- Film poster
- Directed by: Anton Ptushkin
- Written by: Anton Ptushkin
- Narrated by: Anton Ptushkin
- Production companies: Ukraine Vse Sam Canada Yap Films
- Distributed by: Ukraine Green Light Films
- Release date: 4 April 2024;
- Running time: 85 minutes
- Countries: Ukraine Canada
- Languages: Ukrainian Russian
- Box office: 4,550,931 UAH

= Us, Our Pets and the War =

2024 documentary film

Us, Our Pets and the War («Мы, наши любимцы и война», «Ми, наші улюбленці та війна») is a 2024 documentary film directed by Anton Ptushkin and co-produced by the Ukrainian company Vse Sam and the Canadian company Yap Films. The documentary tells the story of the relationship between people and their animals against the backdrop of the full-scale Russian invasion of Ukraine.
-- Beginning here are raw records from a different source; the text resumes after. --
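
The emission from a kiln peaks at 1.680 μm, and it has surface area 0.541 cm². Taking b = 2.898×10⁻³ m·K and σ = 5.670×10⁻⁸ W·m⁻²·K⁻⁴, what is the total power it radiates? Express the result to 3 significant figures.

Wien's law: T = b/λ_max = 2.898×10⁻³/1.680×10⁻⁶ = 1725.00 K.
Area A = 0.541 cm² = 5.41×10⁻⁵ m².
Then P = σAT⁴ = 5.670×10⁻⁸×5.41×10⁻⁵×(1725.00)⁴ = 27.2 W.

P ≈ 27.2 W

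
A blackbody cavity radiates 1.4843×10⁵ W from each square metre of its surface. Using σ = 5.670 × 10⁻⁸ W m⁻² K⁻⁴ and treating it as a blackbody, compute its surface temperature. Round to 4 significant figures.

I = σT⁴, so T = (I/σ)^(1/4) = (1.4843×10⁵/(5.670×10⁻⁸))^(1/4) = 1272 K.

T ≈ 1272 K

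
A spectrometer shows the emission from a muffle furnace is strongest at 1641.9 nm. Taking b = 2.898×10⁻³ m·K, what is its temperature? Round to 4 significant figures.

Wien's law gives T = b/λ_max = (2.898×10⁻³ m·K)/(1.6419×10⁻⁶ m) = 1765 K.

T ≈ 1765 K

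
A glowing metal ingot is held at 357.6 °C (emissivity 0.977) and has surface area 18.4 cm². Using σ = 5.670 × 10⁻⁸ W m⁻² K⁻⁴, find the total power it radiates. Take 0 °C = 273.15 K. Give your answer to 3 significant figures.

T = 357.6 °C + 273.15 = 630.75 K.
Area A = 18.4 cm² = 1.84×10⁻³ m².
P = εσAT⁴ = 0.977 × 5.670×10⁻⁸ × 1.84×10⁻³ × (630.75)⁴ = 16.1 W.

P ≈ 16.1 W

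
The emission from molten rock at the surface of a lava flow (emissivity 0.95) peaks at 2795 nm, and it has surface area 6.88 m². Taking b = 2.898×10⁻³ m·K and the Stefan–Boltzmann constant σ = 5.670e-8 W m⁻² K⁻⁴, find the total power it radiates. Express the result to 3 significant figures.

Wien's law: T = b/λ_max = 2.898×10⁻³/2.795×10⁻⁶ = 1036.85 K.
Area A = 6.88 m².
Then P = εσAT⁴ = 0.95×5.670×10⁻⁸×6.88×(1036.85)⁴ = 4.28×10⁵ W.

P ≈ 4.28×10⁵ W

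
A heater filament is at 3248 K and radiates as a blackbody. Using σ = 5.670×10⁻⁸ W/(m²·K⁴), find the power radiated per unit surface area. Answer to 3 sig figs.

I ≈ 6.31×10⁶ W/m²

Stefan–Boltzmann: I = σT⁴ = 5.670×10⁻⁸ × (3248)⁴ = 6.31×10⁶ W/m².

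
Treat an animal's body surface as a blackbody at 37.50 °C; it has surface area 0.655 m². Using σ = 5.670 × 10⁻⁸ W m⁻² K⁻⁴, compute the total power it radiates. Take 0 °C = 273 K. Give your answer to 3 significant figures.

P ≈ 345 W

T = 37.50 °C + 273 = 310.50 K.
Area A = 0.655 m².
P = σAT⁴ = 5.670×10⁻⁸ × 0.655 × (310.50)⁴ = 345 W.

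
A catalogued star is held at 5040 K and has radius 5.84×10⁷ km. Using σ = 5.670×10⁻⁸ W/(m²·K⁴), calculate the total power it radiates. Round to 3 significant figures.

Surface area A = 4πR² = 4π(5.84×10¹⁰ m)² = 4.28584×10²² m².
P = σAT⁴ = 5.670×10⁻⁸ × 4.28584×10²² × (5040)⁴ = 1.57×10³⁰ W.

P ≈ 1.57×10³⁰ W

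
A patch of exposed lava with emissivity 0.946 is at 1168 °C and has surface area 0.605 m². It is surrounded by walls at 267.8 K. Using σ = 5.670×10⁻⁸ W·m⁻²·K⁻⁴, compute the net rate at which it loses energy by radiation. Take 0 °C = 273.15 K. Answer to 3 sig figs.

T = 1168 °C + 273.15 = 1441.15 K.
Area A = 0.605 m².
Net radiated power P_net = εσA(T⁴ − T₀⁴) = 0.946×5.670×10⁻⁸×0.605×(1441.15⁴ − 267.8⁴).
T⁴ − T₀⁴ = 4.31357×10¹² − 5.14331×10⁹ = 4.30843×10¹² K⁴, so P_net = 1.40×10⁵ W.

Net loss ≈ 1.40×10⁵ W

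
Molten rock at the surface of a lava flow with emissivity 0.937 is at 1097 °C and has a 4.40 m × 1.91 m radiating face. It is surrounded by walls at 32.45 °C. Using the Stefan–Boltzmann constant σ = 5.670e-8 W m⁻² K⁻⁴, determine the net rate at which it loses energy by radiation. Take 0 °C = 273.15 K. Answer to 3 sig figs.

T = 1097 °C + 273.15 = 1370.15 K.
Surroundings: T = 32.45 °C + 273.15 = 305.60 K.
Area A = 4.40 × 1.91 = 8.404 m².
Net radiated power P_net = εσA(T⁴ − T₀⁴) = 0.937×5.670×10⁻⁸×8.404×(1370.15⁴ − 305.60⁴).
T⁴ − T₀⁴ = 3.52430×10¹² − 8.72195×10⁹ = 3.51558×10¹² K⁴, so P_net = 1.57×10⁶ W.

Net loss ≈ 1.57×10⁶ W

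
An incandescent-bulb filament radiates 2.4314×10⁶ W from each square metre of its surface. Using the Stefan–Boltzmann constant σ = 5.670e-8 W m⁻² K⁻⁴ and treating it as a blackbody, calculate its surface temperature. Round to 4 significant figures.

T ≈ 2559 K

I = σT⁴, so T = (I/σ)^(1/4) = (2.4314×10⁶/(5.670×10⁻⁸))^(1/4) = 2559 K.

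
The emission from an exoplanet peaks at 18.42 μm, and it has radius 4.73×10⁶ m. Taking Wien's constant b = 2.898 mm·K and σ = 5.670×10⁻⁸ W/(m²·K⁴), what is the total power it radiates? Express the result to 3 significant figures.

Wien's law: T = b/λ_max = 2.898×10⁻³/1.842×10⁻⁵ = 157.329 K.
Surface area A = 4πR² = 4π(4.73×10⁶ m)² = 2.81146×10¹⁴ m².
Then P = σAT⁴ = 5.670×10⁻⁸×2.81146×10¹⁴×(157.329)⁴ = 9.77×10¹⁵ W.

P ≈ 9.77×10¹⁵ W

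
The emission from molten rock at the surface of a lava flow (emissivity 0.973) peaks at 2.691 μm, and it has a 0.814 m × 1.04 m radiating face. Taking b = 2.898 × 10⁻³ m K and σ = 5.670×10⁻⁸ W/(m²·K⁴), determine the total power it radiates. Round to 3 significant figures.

Wien's law: T = b/λ_max = 2.898×10⁻³/2.691×10⁻⁶ = 1076.92 K.
Area A = 0.814 × 1.04 = 0.84656 m².
Then P = εσAT⁴ = 0.973×5.670×10⁻⁸×0.84656×(1076.92)⁴ = 6.28×10⁴ W.

P ≈ 6.28×10⁴ W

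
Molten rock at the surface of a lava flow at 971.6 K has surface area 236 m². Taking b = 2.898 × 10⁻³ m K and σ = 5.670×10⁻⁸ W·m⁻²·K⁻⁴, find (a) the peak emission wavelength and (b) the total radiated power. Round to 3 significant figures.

(a) λ_max = b/T = 2.898×10⁻³/971.6 = 2.983×10⁻⁶ m = 2.98×10³ nm.
Area A = 236 m².
(b) P = σAT⁴ = 5.670×10⁻⁸×236×(971.6)⁴ = 1.19×10⁷ W.

λ_max ≈ 2.98×10³ nm; P ≈ 1.19×10⁷ W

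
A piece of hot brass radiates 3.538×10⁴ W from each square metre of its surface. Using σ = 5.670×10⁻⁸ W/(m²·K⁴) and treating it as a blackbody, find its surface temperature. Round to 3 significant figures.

T ≈ 889 K

I = σT⁴, so T = (I/σ)^(1/4) = (3.538×10⁴/(5.670×10⁻⁸))^(1/4) = 889 K.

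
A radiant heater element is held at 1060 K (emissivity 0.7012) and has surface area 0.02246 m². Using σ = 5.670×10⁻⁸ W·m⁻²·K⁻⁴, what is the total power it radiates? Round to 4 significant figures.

P ≈ 1127 W

Area A = 0.02246 m².
P = εσAT⁴ = 0.7012 × 5.670×10⁻⁸ × 0.02246 × (1060)⁴ = 1127 W.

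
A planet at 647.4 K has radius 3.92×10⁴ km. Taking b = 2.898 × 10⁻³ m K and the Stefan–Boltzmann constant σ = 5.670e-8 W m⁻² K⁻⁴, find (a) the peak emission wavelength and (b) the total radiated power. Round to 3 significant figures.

λ_max ≈ 4.48 μm; P ≈ 1.92×10²⁰ W

(a) λ_max = b/T = 2.898×10⁻³/647.4 = 4.476×10⁻⁶ m = 4.48 μm.
Surface area A = 4πR² = 4π(3.92×10⁷ m)² = 1.93100×10¹⁶ m².
(b) P = σAT⁴ = 5.670×10⁻⁸×1.93100×10¹⁶×(647.4)⁴ = 1.92×10²⁰ W.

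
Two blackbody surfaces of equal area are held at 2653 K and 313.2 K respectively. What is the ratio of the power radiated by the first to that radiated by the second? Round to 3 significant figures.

P₁/P₂ ≈ 5.15×10³

With equal areas, P₁/P₂ = (T₁/T₂)⁴ = (2653/313.2)⁴ = 5.15×10³.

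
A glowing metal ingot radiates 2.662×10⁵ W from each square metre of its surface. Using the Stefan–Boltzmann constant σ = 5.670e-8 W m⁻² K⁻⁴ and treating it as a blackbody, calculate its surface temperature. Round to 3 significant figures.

T ≈ 1.47×10³ K

I = σT⁴, so T = (I/σ)^(1/4) = (2.662×10⁵/(5.670×10⁻⁸))^(1/4) = 1.47×10³ K.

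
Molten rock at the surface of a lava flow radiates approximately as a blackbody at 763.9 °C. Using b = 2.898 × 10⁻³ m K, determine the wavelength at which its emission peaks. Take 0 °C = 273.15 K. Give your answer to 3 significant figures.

T = 763.9 °C + 273.15 = 1037.05 K.
Wien's displacement law: λ_max = b/T = (2.898×10⁻³ m·K)/(1037.05 K) = 2.794×10⁻⁶ m.
That is 2.79 μm, in the infrared range.

λ_max ≈ 2.79 μm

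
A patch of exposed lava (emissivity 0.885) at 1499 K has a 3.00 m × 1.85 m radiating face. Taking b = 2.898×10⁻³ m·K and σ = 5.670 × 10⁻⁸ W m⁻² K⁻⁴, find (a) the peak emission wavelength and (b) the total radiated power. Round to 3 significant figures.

λ_max ≈ 1.93 μm; P ≈ 1.41×10⁶ W

(a) λ_max = b/T = 2.898×10⁻³/1499 = 1.933×10⁻⁶ m = 1.93 μm.
Area A = 3.00 × 1.85 = 5.55 m².
(b) P = εσAT⁴ = 0.885×5.670×10⁻⁸×5.55×(1499)⁴ = 1.41×10⁶ W.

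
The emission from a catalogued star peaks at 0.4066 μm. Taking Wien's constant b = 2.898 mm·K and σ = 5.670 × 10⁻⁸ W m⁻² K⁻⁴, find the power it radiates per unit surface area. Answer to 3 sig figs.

Wien's law: T = b/λ_max = 2.898×10⁻³/4.066×10⁻⁷ = 7127.40 K.
Then I = σT⁴ = 5.670×10⁻⁸×(7127.40)⁴ = 1.46×10⁸ W/m².

I ≈ 1.46×10⁸ W/m²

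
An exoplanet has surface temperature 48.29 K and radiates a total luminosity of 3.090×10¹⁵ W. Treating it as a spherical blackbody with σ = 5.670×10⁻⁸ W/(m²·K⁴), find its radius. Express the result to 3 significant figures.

L = 4πR²σT⁴ ⇒ R = √(L/(4πσT⁴)).
σT⁴ = 0.308327 W/m², so R = √(3.090×10¹⁵/(4π×0.308327)) = 2.82×10⁷ m.

R ≈ 2.82×10⁷ m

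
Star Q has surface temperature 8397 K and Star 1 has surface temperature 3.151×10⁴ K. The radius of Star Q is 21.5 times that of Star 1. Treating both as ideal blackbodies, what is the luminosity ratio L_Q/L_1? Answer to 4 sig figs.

L ∝ R²T⁴, so L_Q/L_1 = (R_Q/R_1)²(T_Q/T_1)⁴ = (21.5)² × (8397/3.151×10⁴)⁴ = 462.25 × 5.04316×10⁻³ = 2.331.

L_Q/L_1 ≈ 2.331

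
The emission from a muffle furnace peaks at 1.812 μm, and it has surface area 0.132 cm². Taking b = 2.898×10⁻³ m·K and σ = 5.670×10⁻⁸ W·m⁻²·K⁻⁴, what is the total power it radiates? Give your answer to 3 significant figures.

Wien's law: T = b/λ_max = 2.898×10⁻³/1.812×10⁻⁶ = 1599.34 K.
Area A = 0.132 cm² = 1.32×10⁻⁵ m².
Then P = σAT⁴ = 5.670×10⁻⁸×1.32×10⁻⁵×(1599.34)⁴ = 4.90 W.

P ≈ 4.90 W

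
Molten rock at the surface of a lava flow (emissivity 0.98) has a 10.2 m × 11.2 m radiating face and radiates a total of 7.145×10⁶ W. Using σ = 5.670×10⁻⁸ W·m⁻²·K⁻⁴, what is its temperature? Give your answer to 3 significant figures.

T ≈ 1.03×10³ K

Area A = 10.2 × 11.2 = 114.24 m².
P = εσAT⁴ ⇒ T = (P/(εσA))^(1/4) = (7.145×10⁶/(0.98×5.670×10⁻⁸×114.24))^(1/4) = 1.03×10³ K.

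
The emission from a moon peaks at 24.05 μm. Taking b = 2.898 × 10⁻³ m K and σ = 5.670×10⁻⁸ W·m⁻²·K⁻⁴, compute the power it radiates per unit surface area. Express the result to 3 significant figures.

Wien's law: T = b/λ_max = 2.898×10⁻³/2.405×10⁻⁵ = 120.499 K.
Then I = σT⁴ = 5.670×10⁻⁸×(120.499)⁴ = 12.0 W/m².

I ≈ 12.0 W/m²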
The film is the directorial debut of blogger Anton Ptushkin, who worked on it for 1.5 years.

The Ukrainian premiere will take place on 4 April 2024, with Green Light Films as a distributor.

PBS, the US largest broadcaster, has acquired Anton Ptushkin's film.The international version of the film Us, Our Pets and the War will be shown in the USA as part of the popular PBS documentary project "Nature". It is noteworthy that PBS broadcast the 2024 Oscar-winning film "20 Days in Mariupol" in the Frontline series.

== Synopsis ==
Us, Our Pets and the War highlights the stories of people and their pets during the 2022 Russian invasion of Ukraine. Russia's armed aggression resulted in many people forced to leave their homes for places outside the war zone. Fleeing the war, people also saved the lives of animals: cats, dogs, bears, lions, chameleons, lemurs, etc., as well as famous pets such as Patron the dog and Shafa the cat. Besides Ukrainians, the film includes citizens of other countries who also took part in the rescue mission.

The main idea of the film boils down to a quote from Asia Serpinska, the founder of the Hostomel shelter: "Save animals to stay human".

This film is an attempt to show the events in Ukraine from a different angle, namely through the relationship between people and animals affected by the war.

"This film was originally made with the Western audience in mind because it seemed to me that everyone in Ukraine already knew everything. But then I realized that a lot of what I filmed would be interesting and understandable to Ukrainians too. That's how I came up with the idea to make a separate movie for our audience and show it in Ukrainian cinemas, not on YouTube. I'm curious to see how it will turn out," Anton Ptushkin comments.

== Release ==
Us, Our Pets and the War will open the annual Doc Kyiv Fest international documentary film festival on 28–30 March 2024 and be available in Ukrainian cinemas starting from 4 April 2024. Green Light Films, a film distribution company, will be responsible for the Ukrainian distribution. Its goal is literally to give the green light to the positive changes in the industry.